Quanto custa viajar para Bariloche em média
Em maio de 2025, o dólar bateu R$ 5,75 e o peso argentino oscilava perto de R$ 0,0057 — basicamente, cada R$ 100 viram cerca de 17 mil pesos quando trocados em condições decentes. Esse é o número que muda tudo no seu orçamento.
Comecemos pelo voo, que costuma ser o item mais pesado. Saídas de Guarulhos com conexão em Buenos Aires ficaram entre R$ 1.800 e R$ 2.400 ida e volta em baixa temporada, e entre R$ 2.800 e R$ 4.200 em julho, pleno inverno argentino (preço observado em mai/2025). Quem viaja em maio, junho ou outubro economiza sem muito esforço.
No destino, dá pra pensar em três perfis de gasto diário, sem contar a passagem:
- Mochileiro: R$ 230 a R$ 320 por dia — hostel compartilhado, cozinha própria, ônibus de linha e um passeio pago por dia.
- Intermediário: R$ 420 a R$ 650 por dia — pousada ou hotel simples, almoço em padaria, jantar em parrilla modesta, dois passeios pagos.
- Conforto: R$ 900 a R$ 1.600 por dia — cabana boa na Bustillo, carro alugado, restaurantes com vista e excursões guiadas.
Em termos concretos, uma semana completa para uma pessoa fica entre R$ 3.400 (mochileiro em maio) e R$ 14.000 (conforto em julho). O voo é o que mais distorce essa conta — em alta, ele sozinho pode comer 40% do orçamento.

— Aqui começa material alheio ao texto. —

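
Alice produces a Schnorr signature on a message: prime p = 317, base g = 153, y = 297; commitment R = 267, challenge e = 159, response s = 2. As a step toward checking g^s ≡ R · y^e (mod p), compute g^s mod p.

Squares mod 317: 153^1≡153, 153^2≡268
153^2 ≡ 268 (mod 317)

268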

Hospedagem em Bariloche: faixas de preço por estilo
A cidade tem um padrão claro: quanto mais perto do Centro Cívico e da Avenida Bustillo nos primeiros quilômetros, mais cara a noite. A partir do km 8 da Bustillo, o preço cai e a vista melhora — mas você depende de carro ou ônibus.
- Hostels (Centro ou bairros próximos): R$ 90 a R$ 180 a cama em quarto compartilhado fora de julho; em alta, sobe pra R$ 160–R$ 280.
- Pousadas e hotéis simples: R$ 280 a R$ 500 a diária do casal em baixa, R$ 500 a R$ 850 em alta.
- Hotéis 3-4 estrelas no Centro Cívico ou Bustillo: R$ 600 a R$ 1.300 em baixa, R$ 1.200 a R$ 2.400 em julho.
- Cabanas para 4 pessoas na Bustillo (km 8 ao km 20): R$ 700 a R$ 1.500 fora de pico; em julho, raramente abaixo de R$ 1.800.
Vamos por partes: quem vai esquiar tende a preferir a Bustillo pela proximidade com o Cerro Catedral. Quem quer caminhar até bares e chocolaterias na rua Mitre dorme melhor no Centro. Os bairros mais afastados, tipo Melipal ou Dina Huapi, podem render 30% de desconto, mas exigem planejamento de deslocamento.

Quanto se gasta com comida em Bariloche
A rua Mitre concentra as chocolaterias famosas (Rapa Nui, Mamuschka, Del Turista), e uma caixinha pequena de 200g sai por volta de 8.000 a 12.000 pesos — uns R$ 45 a R$ 70 dependendo do câmbio do dia. Vale como suvenir, não como sobremesa diária.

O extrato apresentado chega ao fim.